16. Oktober 2020 / 16:10 Uhr

34 Schützen: Ein Elfmeterschießen für die Geschichtsbücher

34 Schützen: Ein Elfmeterschießen für die Geschichtsbücher

Timm Ottenberg
RedaktionsNetzwerk Deutschland
Entscheidung im Elfmeterschießen: Das gibt es nur im Pokal.
Entscheidung im Elfmeterschießen: Das gibt es nur im Pokal. © imago images / Sebastian Wells (Symbolbild)
Anzeige

Darüber werden sie beim TuS Wangerooge und bei SW Middelsfähr/Mariensiel noch lange sprechen: Im Elfmeterschießen des Kreispokals gewann der TuS mit 17:16. Von 34 Elfmeterschützen scheiterte nur einer.

Anzeige

Dieser Artikel ist Teil der Amateurfußball-Initiative #GABFAF. Mehr dazu auf gabfaf.de.

Jeder Schuss muss sitzen, alles oder nichts, die Anspannung ist spürbar: Einen echten Elfmeterkrimi hat wahrscheinlich fast jeder Amateurspieler schon erlebt. Doch der Elfmeterkrimi, den die Zuschauer und Spieler Ende September 2020 bei der Partie des Kreispokals Jade-Weser-Hunte zwischen dem TuS Wangerooge und SW Middelsfähr/Mariensiel erlebten, war an Spannung nicht zu überbieten. Insgesamt 34 Schützen traten an. Vereinspräsident und Spieler Marco van Koten verwandelte den entscheidenden Elfmeter zum 17:16-Endstand für seinen TuS.

Anzeige

Der klare Außenseiter

Dabei sah es vor der Partie gar nicht nach einem Erfolg für den TuS aus. Wangerogge als Verein aus der vierten Kreisklasse empfing als Außenseiter den zwei Klassen höher spielenden SW. Angst hatte Wangerooge jedoch nicht, wie Marco van Koten berichtet: „Wir dachten, dass wir es mit Glück ins Elfmeterschießen schaffen könnnen. Trainiert haben wir es allerdings nicht. Wir hatten einfach Bock zu kicken. Deshalb hatte ich auch das Gefühl, dass etwas gehen könnte.“

Mehr von #GABFAF

Auf dem Platz merkte man dem TuS Wangerooge die lange Pause zunächst allerdings nicht an. Durch ein Tor von Dominik Alarich in der 29. Minute ging der Außenseiter mit 1:0 in Führung. Zur Pause blieb es dabei. In der 68. Minute konnte Colin Gerdes die Führung für den TUS auf 2:0 ausbauen. „In Halbzeit eins waren wir ganz klar besser. In der zweiten Halbzeit haben wir dann etwas Gegenwind bekommen. Dennoch haben wir ein zweites Tor nachlegen können. In der Folge ist leider die Kondition etwas eingebrochen“, erinnert sich van Koten.

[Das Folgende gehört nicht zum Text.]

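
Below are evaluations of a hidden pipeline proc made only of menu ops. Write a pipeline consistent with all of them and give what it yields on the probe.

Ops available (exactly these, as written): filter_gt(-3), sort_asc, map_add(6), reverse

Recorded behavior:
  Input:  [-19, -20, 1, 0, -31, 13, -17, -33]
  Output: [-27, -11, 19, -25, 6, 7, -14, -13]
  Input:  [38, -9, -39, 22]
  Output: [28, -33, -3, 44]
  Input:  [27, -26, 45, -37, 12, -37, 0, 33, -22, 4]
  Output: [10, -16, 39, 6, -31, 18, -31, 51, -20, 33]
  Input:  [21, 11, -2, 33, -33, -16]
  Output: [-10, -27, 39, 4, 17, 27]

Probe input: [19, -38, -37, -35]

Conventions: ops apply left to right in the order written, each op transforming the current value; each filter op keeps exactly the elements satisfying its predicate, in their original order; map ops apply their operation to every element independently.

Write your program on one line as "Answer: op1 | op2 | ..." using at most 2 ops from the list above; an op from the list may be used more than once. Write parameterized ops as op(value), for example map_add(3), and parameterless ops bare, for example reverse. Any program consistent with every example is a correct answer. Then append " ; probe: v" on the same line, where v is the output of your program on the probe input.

reverse | map_add(6) ; probe: [-29, -31, -32, 25]

Check, running the answer program on each example:
  [-19, -20, 1, 0, -31, 13, -17, -33] -> [-33, -17, 13, -31, 0, 1, -20, -19] -> [-27, -11, 19, -25, 6, 7, -14, -13]
  [38, -9, -39, 22] -> [22, -39, -9, 38] -> [28, -33, -3, 44]
  [27, -26, 45, -37, 12, -37, 0, 33, -22, 4] -> [4, -22, 33, 0, -37, 12, -37, 45, -26, 27] -> [10, -16, 39, 6, -31, 18, -31, 51, -20, 33]
  [21, 11, -2, 33, -33, -16] -> [-16, -33, 33, -2, 11, 21] -> [-10, -27, 39, 4, 17, 27]
  probe: [19, -38, -37, -35] -> [-35, -37, -38, 19] -> [-29, -31, -32, 25]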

Das kostete den TuS den Sieg in der regulären Spielzeit. Mit zwei Toren sorgte Demush Sadrija für den Ausgleich für die Gäste aus Middelsfähr/Mariensiel. Es blieb beim 2:2. Schwarz-Weiß-Torhüter Marvin Pretsch fasst die 90 Minuten so zusammen: „TuS Wangerooge hat uns ein sehr faires Spiel geboten und war sehr stark. Wir als zwei Klassen besseres Team hätten deutlich besser spielen müssen.“

Der Krimi beginnt

Ohne Verlängerung folgte das Elfmeterschießen. Schütze um Schütze verwandelte seinen Elfmeter. Nach insgesamt 33 Schützen trat Marco van Koten an. Der Zwischenstand war zu diesem Zeitpunkt 16:16, Schwarz-Weiß hatte gerade einen Elfmeter verschossen. „Ich hatte schon Schiss. Dann dachte ich mir aber: ,Komm schieß ihn einfach rechts unten rein.´ Das hat dann auch ganz gut funktioniert“, beschreibt van Koten die Sekunden vor dem Schuss. Mit einem Flachschuss in die rechte untere Torecke und markierte er den 17:16-Endstand für Wangerogge. Zum Vergleich: Das längste Elfmeterschießen in der Geschichte des DFB Pokals zwischen dem SV Sandhausen und dem VFB Stuttgart endete 1995 nach „nur“ 26 Schützen mit 13:12.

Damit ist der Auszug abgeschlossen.